Bir Danimarka’da bir İsveç’te bazen Hollanda bazen de Finlandiya yahut Rusya’da kutsalımız Kur’an-ı Kerim’e karşı yakma ve benzeri hakaretler gerçekleşiyor.

Dünya sağırları oynasa da bir direnç ve karşı koyuş bilinci, yavaş yavaş canlanıyor; dünya kamuoyu bu farkındalığa şahit oluyor.

Halkı Müslüman ülkelerin yöneticileri henüz ciddi bir yaptırım uygulamasa da bazı ülkeler Büyükelçilerini geri çekmek bazıları da ambargo gibi tehdit yoluna gittiler.

Elbette İsveç gibi sol’un etkisinin olduğu bir ülkede sağ cenah bir şey yapmasa da kutsallara hakareti anayasalarından çıkarabilirler/çıkarmalıdırlar.

1970’lerden bu yana anayasalarındaki bu durum dahi aslında devletin güvenliği, özgürlüğün kısıtlanması ve işin farklı boyutlara varması gibi neticeleri olması durumunda müdahale hakkı veriyor; lakin yerel yöneticilerden üst yöneticilere hatta güvenlik güçlerine dek İsveç, bu konuda pek bir istekli görülmüyor.

Israrla Müslümanlara ve kutsallarına hatta Peygamber Efendimize kadar hakaretler silsilesi durmak bilmiyor.

Fransa’daki Çarli Hepdo vakasındaki Kuaşi kardeşlerin operasyonu gibi bir durum yarın gerçekleşirse, başta İsveç ve Danimarka olmak üzere Batı’nın çığırtkanlığı hiçbir gerekçe taşımaz.

Hakarete uğrayan kitle Hıristiyan olsa idi, yediği tokattan sonra diğer yanağını çevirebilirdi; lakin Müslüman, bir delikten iki defa ısırılmamaya inanır.

Bu nedenle tepkimizi bireysellikten topluma Müslüman ülkeler olarak dünyaya yaymalıyız ki bu alçaklığı önlemenin bir yolu olsun.

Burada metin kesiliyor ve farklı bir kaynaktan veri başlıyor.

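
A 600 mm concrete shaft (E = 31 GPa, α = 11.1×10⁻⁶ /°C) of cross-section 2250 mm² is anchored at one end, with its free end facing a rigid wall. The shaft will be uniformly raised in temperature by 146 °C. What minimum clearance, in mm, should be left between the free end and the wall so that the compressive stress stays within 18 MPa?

g ≈ 0.624 mm

With no wall the shaft would lengthen by αΔT L = 11.1×10⁻⁶ × 146 × 600 = 0.9724 mm.
At the allowable stress the elastic shortening the wall may impose is σL/E = 18 × 600 / (31×10³) = 0.3484 mm.
So the gap has to take up the difference, g_min = δ_free − σL/E = 0.9724 − 0.3484 = 0.624 mm.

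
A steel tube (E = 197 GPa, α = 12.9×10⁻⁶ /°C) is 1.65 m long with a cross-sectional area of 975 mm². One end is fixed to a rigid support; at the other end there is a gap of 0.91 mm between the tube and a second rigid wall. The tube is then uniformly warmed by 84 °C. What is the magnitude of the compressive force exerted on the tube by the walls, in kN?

P ≈ 102 kN

Unrestrained expansion: δ_free = αΔT L = 12.9×10⁻⁶ × 84 × 1650 = 1.788 mm.
After closing the 0.91 mm clearance, 1.788 − 0.91 = 0.8779 mm of expansion remains to be suppressed by the wall.
So σ = E(δ_free − g)/L = 197×10³ × 0.8779/1650 = 104.8 MPa.
P = σA = 104.8 × 975 = 102.2 kN.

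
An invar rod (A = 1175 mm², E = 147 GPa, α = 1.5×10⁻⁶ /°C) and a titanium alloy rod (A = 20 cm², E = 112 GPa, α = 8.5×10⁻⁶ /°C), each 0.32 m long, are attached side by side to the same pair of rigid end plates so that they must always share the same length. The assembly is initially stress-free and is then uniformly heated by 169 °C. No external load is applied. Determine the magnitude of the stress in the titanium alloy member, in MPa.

Equilibrium of a rigid end plate with no external load gives equal and opposite internal forces ±P in the two members. Since α_{titanium alloy} > α_{invar}, heating drives the titanium alloy into compression and the invar into tension.
Compatibility of the two members (thermal + elastic change equal): (α₁ − α₂)ΔT = P·[1/(A₁E₁) + 1/(A₂E₂)].
|α₁ − α₂|·ΔT = 7×10⁻⁶ × 169 = 0.001183.
1/(A₁E₁) + 1/(A₂E₂) = 1/(1175×147×10³) + 1/(2000×112×10³) = 1.025×10⁻⁸ N⁻¹.
So P = 0.001183 / 1.025×10⁻⁸ = 115.4 kN.
σ_{titanium alloy} = P/A₂ = 115400/2000 = 57.69 MPa, compressive.

σ ≈ 57.7 MPa (compressive)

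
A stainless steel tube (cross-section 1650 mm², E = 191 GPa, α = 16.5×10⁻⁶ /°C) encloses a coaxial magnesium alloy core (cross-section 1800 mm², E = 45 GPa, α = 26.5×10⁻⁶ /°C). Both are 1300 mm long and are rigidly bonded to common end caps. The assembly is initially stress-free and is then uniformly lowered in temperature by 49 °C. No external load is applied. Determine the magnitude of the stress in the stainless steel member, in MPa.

Equilibrium of a rigid end plate with no external load gives equal and opposite internal forces ±P in the two members. Since α_{magnesium alloy} > α_{stainless steel}, cooling drives the magnesium alloy into tension and the stainless steel into compression.
Compatibility of the two members (thermal + elastic change equal): (α₁ − α₂)ΔT = P·[1/(A₁E₁) + 1/(A₂E₂)].
|α₁ − α₂|·ΔT = 10×10⁻⁶ × 49 = 0.00049.
1/(A₁E₁) + 1/(A₂E₂) = 1/(1650×191×10³) + 1/(1800×45×10³) = 1.552×10⁻⁸ N⁻¹.
P = 0.00049 / 1.552×10⁻⁸ = 31570 N = 31.57 kN.
σ_{stainless steel} = P/A₁ = 31570/1650 = 19.14 MPa, compressive.

σ ≈ 19.1 MPa (compressive)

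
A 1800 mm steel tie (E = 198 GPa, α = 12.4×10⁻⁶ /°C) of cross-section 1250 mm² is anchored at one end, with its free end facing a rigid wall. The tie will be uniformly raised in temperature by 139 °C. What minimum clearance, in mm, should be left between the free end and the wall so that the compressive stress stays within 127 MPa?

With no wall the tie would lengthen by αΔT L = 12.4×10⁻⁶ × 139 × 1800 = 3.102 mm.
At the allowable stress the elastic shortening the wall may impose is σL/E = 127 × 1800 / (198×10³) = 1.155 mm.
So the gap has to take up the difference, g_min = δ_free − σL/E = 3.102 − 1.155 = 1.948 mm.

g ≈ 1.95 mm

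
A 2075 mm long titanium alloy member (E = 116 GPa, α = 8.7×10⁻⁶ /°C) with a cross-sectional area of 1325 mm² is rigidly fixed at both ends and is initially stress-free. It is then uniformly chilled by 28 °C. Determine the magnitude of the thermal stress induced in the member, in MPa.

Because both ends are immovable the net strain is zero, and the suppressed thermal strain is αΔT = 8.7×10⁻⁶ × 28 = 243.6×10⁻⁶.
σ = EαΔT = 116×10³ × 8.7×10⁻⁶ × 28 = 28.26 MPa (tensile; the member is trying to contract).

σ ≈ 28.3 MPa (tensile)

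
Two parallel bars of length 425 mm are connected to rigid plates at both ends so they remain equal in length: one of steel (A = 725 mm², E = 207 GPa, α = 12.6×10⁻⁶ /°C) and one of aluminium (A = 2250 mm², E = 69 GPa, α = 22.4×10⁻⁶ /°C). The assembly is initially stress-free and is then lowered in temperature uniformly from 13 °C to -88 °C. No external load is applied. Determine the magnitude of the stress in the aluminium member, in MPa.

Equilibrium of a rigid end plate with no external load gives equal and opposite internal forces ±P in the two members. Since α_{aluminium} > α_{steel}, cooling drives the aluminium into tension and the steel into compression.
Setting the final lengths equal and cancelling L: (α₁ − α₂)ΔT = P/(A₁E₁) + P/(A₂E₂).
|α₁ − α₂|·ΔT = 9.8×10⁻⁶ × 101 = 0.0009898.
1/(A₁E₁) + 1/(A₂E₂) = 1/(725×207×10³) + 1/(2250×69×10³) = 1.31×10⁻⁸ N⁻¹.
So P = 0.0009898 / 1.31×10⁻⁸ = 75.53 kN.
σ_{aluminium} = P/A₂ = 75530/2250 = 33.57 MPa, tensile.

σ ≈ 33.6 MPa (tensile)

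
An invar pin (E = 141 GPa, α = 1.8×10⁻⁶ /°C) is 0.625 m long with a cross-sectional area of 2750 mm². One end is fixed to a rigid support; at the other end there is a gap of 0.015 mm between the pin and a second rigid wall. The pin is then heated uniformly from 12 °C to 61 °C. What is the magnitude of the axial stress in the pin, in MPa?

σ ≈ 9.05 MPa (compressive)

If the wall were absent the pin would grow by αΔT L = 1.8×10⁻⁶ × 49 × 625 = 0.05513 mm.
The gap closes (δ_free > 0.015 mm) and the wall then resists a further 0.05513 − 0.015 = 0.04013 mm of expansion.
So σ = E(δ_free − g)/L = 141×10³ × 0.04013/625 = 9.052 MPa.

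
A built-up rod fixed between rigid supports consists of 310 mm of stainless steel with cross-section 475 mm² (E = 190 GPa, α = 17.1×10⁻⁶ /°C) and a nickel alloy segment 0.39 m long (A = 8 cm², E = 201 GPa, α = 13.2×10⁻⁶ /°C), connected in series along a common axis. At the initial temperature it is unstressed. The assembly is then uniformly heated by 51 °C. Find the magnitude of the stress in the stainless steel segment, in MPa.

σ ≈ 191 MPa (compressive)

Free thermal expansion of the whole bar: Σ αᵢΔT Lᵢ = 17.1×10⁻⁶×51×310 + 13.2×10⁻⁶×51×390 = 0.5329 mm.
Since the ends are fixed, an axial force P builds up, equal in every segment, with P · Σ Lᵢ/(AᵢEᵢ) = δ_free.
Σ Lᵢ/(AᵢEᵢ) = 310/(475×190×10³) + 390/(800×201×10³) = 5.86×10⁻⁶ mm/N.
P = 0.5329 / 5.86×10⁻⁶ = 90930 N = 90.93 kN, compressive.
σ_{stainless steel} = P / A = 90930 / 475 = 191.4 MPa.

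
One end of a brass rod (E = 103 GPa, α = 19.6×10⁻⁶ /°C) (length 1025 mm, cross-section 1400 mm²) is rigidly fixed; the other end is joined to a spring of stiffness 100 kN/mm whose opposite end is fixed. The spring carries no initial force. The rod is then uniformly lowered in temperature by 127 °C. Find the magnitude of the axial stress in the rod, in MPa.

The unrestrained thermal change is αΔT L = 19.6×10⁻⁶ × 127 × 1025 = 2.551 mm.
With a force P in the spring, the elastic change of the rod is PL/(AE) and that of the spring is P/k; compatibility requires their sum to equal δ_free.
P [ L/(AE) + 1/k ] = δ_free → P [ 1025/(1400×103×10³) + 1/(100×10³) ] = 2.551.
P = 2.551 / 1.711×10⁻⁵ = 149100 N.
σ = P/A = 149100/1400 = 106.5 MPa.

σ ≈ 107 MPa (tensile)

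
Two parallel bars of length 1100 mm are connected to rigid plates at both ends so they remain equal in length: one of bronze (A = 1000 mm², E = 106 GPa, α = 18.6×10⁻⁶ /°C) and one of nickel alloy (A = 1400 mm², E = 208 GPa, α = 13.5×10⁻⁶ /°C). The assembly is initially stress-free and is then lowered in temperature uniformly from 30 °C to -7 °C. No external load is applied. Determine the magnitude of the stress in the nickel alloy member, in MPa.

The bronze has the larger α, so on cooling it would change length more than the nickel alloy if both were free. The rigid plates force a common final length, so the bronze is put into tension and the nickel alloy into compression, with equal and opposite forces P (no external load).
Equating the net (thermal + elastic) strains gives |α₁ − α₂|·ΔT = P·[1/(A₁E₁) + 1/(A₂E₂)].
|α₁ − α₂|·ΔT = 5.1×10⁻⁶ × 37 = 0.0001887.
1/(A₁E₁) + 1/(A₂E₂) = 1/(1000×106×10³) + 1/(1400×208×10³) = 1.287×10⁻⁸ N⁻¹.
So P = 0.0001887 / 1.287×10⁻⁸ = 14.66 kN.
σ_{nickel alloy} = P/A₂ = 14660/1400 = 10.47 MPa, compressive.

σ ≈ 10.5 MPa (compressive)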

Her mahalle, şehir ve ülke; bu rezalete kendi oranınca çözüm bulmalı ve yaptırıma dönüştürmelidir.

Bugün Pazar ve birçok yerde “KUR’AN’A SAYGI” mitingleri olmakta, yürüyüşler yapılmaktadır.

İstanbul’un Zeytinburnu, Esenyurt, Arnavutköy, Bağcılar ve Taksim gibi ilçeleri meydanlarında bu protestolar yapılırken, DİYARBAKIR istasyon meydanında saat 17.00’da yapılacak olan büyük protestoyu unutmayalım.

Buna destek, Diyarbakır’da oturanların değil, tüm bölge illerinde yaşayan yakın ve uzak olan her Müslümanın sorumluluğudur.

Sesimizi kimse duymaz, koca koca ülkeler bas bas bağırıyor da İsveç ve Danimarka duymuyorsa Diyarbakır mı duyuracak diye düşünmeyelim.

Hz. İbrahim’in Mekke’den bağırması, dünya coğrafyasındaki Müslümanların her hac mevsiminde koşa koşa hacca gitme etkisi yapmamış mıydı?

Bir insanın sesi ne kadar etkili olabilir ki böyle bir eylem dünya Müslümanlarının kalbine nakş olundu?

Demek ki duyuran, etki ettiren ve kalpleri evirip çeviren, gücü her şeye yeten Allah’tır; sahibimizdir; yeter ki biz bu gerçeğe inanarak İstasyon meydanından KUR’AN’A SAYGI adına haykırıp İsveç’in, Danimarka’nın ve bu alçaklığı yapan alçakların yüzüne haykıralım.

Kalplere korku salan Allah’tır, Kahhar’dır.

NOT: Adana’da Şehid edilen Sacid kardeşim; Rabbim sana rahmet etsin, ailene ve davadaşlarına sabırlar versin. Bizi yolundan ayırmasın. Üzüntümüz kalbimizde olsa da gözlerimiz senin ayak izlerini takip etmektedir. Bastığın yerlere basarak sacid bir nesil ardın sıra yürüyecek inşallah.